If utilities have invested in, and built, 25,000 GW of capacity, but can only generate enough electricity to cover 1/4 of their investment, one of two things must happen.

Either:

  1. The utilities must charge rates triple or quadruple their current rates, or,
  2. The government must take over, i.e., expropriate, the utilities, and use tax payer money to subsidize the generation of electricity from fossil fuels, using, what will then be, power plants and grid owned by the government.

The end result is that people and companies will be paying:

  1. For expensive and unreliable electricity generated by wind and solar,
  2. While also paying much higher rates, either directly to the utilities to cover their underutilized investments, or through higher taxes for electricity generated by government owned utilities using traditional fossil fuels.

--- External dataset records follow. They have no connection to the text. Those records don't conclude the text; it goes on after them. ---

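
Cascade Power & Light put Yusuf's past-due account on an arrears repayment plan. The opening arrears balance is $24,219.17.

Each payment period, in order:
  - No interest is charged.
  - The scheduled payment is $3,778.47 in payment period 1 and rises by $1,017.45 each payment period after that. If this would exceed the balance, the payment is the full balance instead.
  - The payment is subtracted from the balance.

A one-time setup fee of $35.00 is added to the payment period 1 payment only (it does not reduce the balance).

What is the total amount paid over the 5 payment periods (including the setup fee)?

Payment period 1: $24,219.17 − $3,778.47 (+ $35.00 fee) → $20,440.70
Payment period 2: $20,440.70 − $4,795.92 → $15,644.78
Payment period 3: $15,644.78 − $5,813.37 → $9,831.41
Payment period 4: $9,831.41 − $6,830.82 → $3,000.59
Payment period 5: $3,000.59 − $3,000.59 → $0.00
Total paid: $24,254.17

$24,254.17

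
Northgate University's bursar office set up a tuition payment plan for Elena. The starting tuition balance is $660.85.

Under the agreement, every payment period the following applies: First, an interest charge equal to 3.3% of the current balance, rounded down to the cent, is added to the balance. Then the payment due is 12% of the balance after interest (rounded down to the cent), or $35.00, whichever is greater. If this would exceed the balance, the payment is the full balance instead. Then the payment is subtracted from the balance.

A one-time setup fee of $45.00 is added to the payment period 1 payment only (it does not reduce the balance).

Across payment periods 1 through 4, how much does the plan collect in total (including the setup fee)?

Payment period 1: $660.85 +$21.80 interest = $682.65; pay $81.91 (+ $45.00 fee) → $600.74
Payment period 2: $600.74 +$19.82 interest = $620.56; pay $74.46 → $546.10
Payment period 3: $546.10 +$18.02 interest = $564.12; pay $67.69 → $496.43
Payment period 4: $496.43 +$16.38 interest = $512.81; pay $61.53 → $451.28
Total paid: $330.59

$330.59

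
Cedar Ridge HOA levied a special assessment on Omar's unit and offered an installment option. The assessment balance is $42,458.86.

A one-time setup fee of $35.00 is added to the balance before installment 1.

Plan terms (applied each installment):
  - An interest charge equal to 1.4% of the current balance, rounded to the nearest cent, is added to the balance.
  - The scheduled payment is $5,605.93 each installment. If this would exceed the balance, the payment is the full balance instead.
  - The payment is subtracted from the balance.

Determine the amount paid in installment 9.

$390.83

# | Opening | Interest | Payment | End bal
1 | $42,493.86 | $594.91 | $5,605.93 | $37,482.84
2 | $37,482.84 | $524.76 | $5,605.93 | $32,401.67
3 | $32,401.67 | $453.62 | $5,605.93 | $27,249.36
4 | $27,249.36 | $381.49 | $5,605.93 | $22,024.92
5 | $22,024.92 | $308.35 | $5,605.93 | $16,727.34
6 | $16,727.34 | $234.18 | $5,605.93 | $11,355.59
7 | $11,355.59 | $158.98 | $5,605.93 | $5,908.64
8 | $5,908.64 | $82.72 | $5,605.93 | $385.43
9 | $385.43 | $5.40 | $390.83 | $0.00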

The California government hopes that storage can minimize the Duck’s negative effects. But, except for pumped storage, which can’t be built because it requires dams that extreme environmentalists oppose, the prospects for sufficient storage to offset the negative aspects of the duck are not promising. Especially if we include the entire country.

Thirty or more states have renewable portfolio standards (RPS) mandating the use of renewables.

But, even if storage is developed, it is more expensive than building natural gas power plants, so the consumer will still be paying much more for a less reliable system.

The Duck tells all, and his message isn’t good for America if the current infatuation with renewables continues.

Over-generation is caused by inefficient, expensive and unreliable renewables.

This isn’t the AFLAC Duck paying money to people who have been injured.

This is the opposite, where the California Duck causes people to pay a great deal more for their electricity, and for a system that is less reliable.